Pyknodysostosis is a rare autosomal recessive skeletal dysplasia characterized by short stature, deformity of the skull, osteosclerosis, hypoplasia of the clavicle, and bone fragility. Radiographs show increased bone density, osteosclerosis, and acroosteolysis of the terminal phalanges. The pycnodysostosis gene is located on chromosome 1q21 and encodes an enzyme called Cathepsin K. Cathepsin K is a cysteine protease lysosomal protein associated with the degradation of bone and cartilage.
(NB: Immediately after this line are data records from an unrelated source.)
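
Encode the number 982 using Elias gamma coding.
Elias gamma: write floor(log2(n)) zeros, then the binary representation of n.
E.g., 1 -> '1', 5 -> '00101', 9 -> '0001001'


num_bits = floor(log2(982)) + 1 = 10
leading_zeros = num_bits - 1 = 9
binary(982) = 1111010110

Elias gamma(982) = '000000000' + '1111010110' = 0000000001111010110 (19 bits)


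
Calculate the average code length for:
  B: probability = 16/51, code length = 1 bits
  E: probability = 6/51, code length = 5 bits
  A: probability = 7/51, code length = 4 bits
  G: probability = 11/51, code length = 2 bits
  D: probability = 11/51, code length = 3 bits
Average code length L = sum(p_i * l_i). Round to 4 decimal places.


Weighted contributions p_i * l_i:
  B: (16/51) * 1 = 16/51
  E: (6/51) * 5 = 30/51
  A: (7/51) * 4 = 28/51
  G: (11/51) * 2 = 22/51
  D: (11/51) * 3 = 33/51
Sum = (16 + 30 + 28 + 22 + 33)/51 = 129/51

L = 129/51 = 2.5294 bits/symbol


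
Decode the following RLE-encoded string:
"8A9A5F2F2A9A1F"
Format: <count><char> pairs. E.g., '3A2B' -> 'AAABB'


Expanding each <count><char> pair:
  8A -> 'AAAAAAAA'
  9A -> 'AAAAAAAAA'
  5F -> 'FFFFF'
  2F -> 'FF'
  2A -> 'AA'
  9A -> 'AAAAAAAAA'
  1F -> 'F'

Decoded = AAAAAAAAAAAAAAAAAFFFFFFFAAAAAAAAAAAF


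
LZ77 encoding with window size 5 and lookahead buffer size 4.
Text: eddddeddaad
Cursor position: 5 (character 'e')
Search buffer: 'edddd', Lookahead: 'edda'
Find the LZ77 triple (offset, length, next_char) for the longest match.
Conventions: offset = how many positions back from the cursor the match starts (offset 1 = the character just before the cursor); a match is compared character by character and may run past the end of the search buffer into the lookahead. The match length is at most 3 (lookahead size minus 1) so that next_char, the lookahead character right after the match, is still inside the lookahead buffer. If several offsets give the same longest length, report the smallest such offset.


Try each offset into the search buffer:
  offset=1 (pos 4, char 'd'): match length 0
  offset=2 (pos 3, char 'd'): match length 0
  offset=3 (pos 2, char 'd'): match length 0
  offset=4 (pos 1, char 'd'): match length 0
  offset=5 (pos 0, char 'e'): match length 3
Longest match has length 3 at offset 5.
next_char = character at position 5 + 3 = 8 -> 'a'

Best match: offset=5, length=3 (matching 'edd' starting at position 0)
LZ77 triple: (5, 3, 'a')


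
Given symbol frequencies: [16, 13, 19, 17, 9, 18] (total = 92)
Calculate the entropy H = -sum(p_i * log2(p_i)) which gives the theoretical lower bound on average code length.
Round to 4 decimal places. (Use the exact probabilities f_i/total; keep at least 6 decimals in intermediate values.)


Per-symbol terms -p_i * log2(p_i) with p_i = f_i/92:
  p = 16/92 = 0.173913: log2(p) = -2.523562, -p*log2(p) = 0.438880
  p = 13/92 = 0.141304: log2(p) = -2.823122, -p*log2(p) = 0.398919
  p = 19/92 = 0.206522: log2(p) = -2.275634, -p*log2(p) = 0.469968
  p = 17/92 = 0.184783: log2(p) = -2.436099, -p*log2(p) = 0.450149
  p = 9/92 = 0.097826: log2(p) = -3.353637, -p*log2(p) = 0.328073
  p = 18/92 = 0.195652: log2(p) = -2.353637, -p*log2(p) = 0.460494
H = 0.438880 + 0.398919 + 0.469968 + 0.450149 + 0.328073 + 0.460494 = 2.546483

H = 2.5465 bits/symbol


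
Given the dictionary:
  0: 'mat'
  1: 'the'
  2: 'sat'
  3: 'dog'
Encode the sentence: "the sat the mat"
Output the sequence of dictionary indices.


Look up each word in the dictionary:
  'the' -> 1
  'sat' -> 2
  'the' -> 1
  'mat' -> 0

Encoded: [1, 2, 1, 0]


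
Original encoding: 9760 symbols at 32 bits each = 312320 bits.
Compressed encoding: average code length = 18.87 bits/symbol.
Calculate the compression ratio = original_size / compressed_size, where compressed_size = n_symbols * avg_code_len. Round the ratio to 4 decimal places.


original_size = n_symbols * orig_bits = 9760 * 32 = 312320 bits
compressed_size = n_symbols * avg_code_len = 9760 * 18.87 = 184171.2 bits
ratio = original_size / compressed_size = 312320 / 184171.2 = 1.6958

Compression ratio = 1.6958


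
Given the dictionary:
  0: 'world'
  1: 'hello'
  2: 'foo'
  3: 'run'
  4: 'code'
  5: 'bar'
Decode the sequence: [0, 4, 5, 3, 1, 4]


Look up each index in the dictionary:
  0 -> 'world'
  4 -> 'code'
  5 -> 'bar'
  3 -> 'run'
  1 -> 'hello'
  4 -> 'code'

Decoded: "world code bar run hello code"


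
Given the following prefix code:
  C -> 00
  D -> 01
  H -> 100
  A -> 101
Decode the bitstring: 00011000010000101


Decoding step by step:
Bits 00 -> C
Bits 01 -> D
Bits 100 -> H
Bits 00 -> C
Bits 100 -> H
Bits 00 -> C
Bits 101 -> A


Decoded message: CDHCHCA


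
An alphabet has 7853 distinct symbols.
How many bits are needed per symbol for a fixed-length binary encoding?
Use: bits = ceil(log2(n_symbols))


log2(7853) = 12.939
Bracket: 2^12 = 4096 < 7853 <= 2^13 = 8192
So ceil(log2(7853)) = 13

bits = ceil(log2(7853)) = ceil(12.939) = 13 bits


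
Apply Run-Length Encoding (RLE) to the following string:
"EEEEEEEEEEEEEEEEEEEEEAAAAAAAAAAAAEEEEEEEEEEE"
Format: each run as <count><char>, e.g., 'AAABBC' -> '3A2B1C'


Scanning runs left to right:
  i=0: run of 'E' x 21 -> '21E'
  i=21: run of 'A' x 12 -> '12A'
  i=33: run of 'E' x 11 -> '11E'

RLE = 21E12A11E


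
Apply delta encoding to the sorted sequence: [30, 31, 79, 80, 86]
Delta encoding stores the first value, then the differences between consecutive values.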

In the current study, the authors described the clinical, radiological and molecular features of a group of six Mexican patients, including two familial and two sporadic cases, with Pyknodysostosis. One of the patients presented hypoacusia, an unusual finding in this disease.
致密性成骨不全症是一种罕见的常染色体隐性遗传性骨骼发育不良疾病,其特征为身材矮小、颅骨畸形、骨质硬化、锁骨发育不全以及骨质脆弱。X线片显示骨密度增加、骨质硬化以及末节指骨的肢端骨质溶解。致密性成骨不全症基因位于1号染色体长臂21区,编码一种名为组织蛋白酶K的酶。组织蛋白酶K是一种与骨和软骨降解相关的溶酶体半胱氨酸蛋白酶。在本研究中,作者描述了一组6例墨西哥致密性成骨不全症患者的临床、放射学和分子特征,其中包括2例家族性病例和2例散发性病例。其中1例患者出现听觉减退,这在该疾病中是一个不寻常的发现。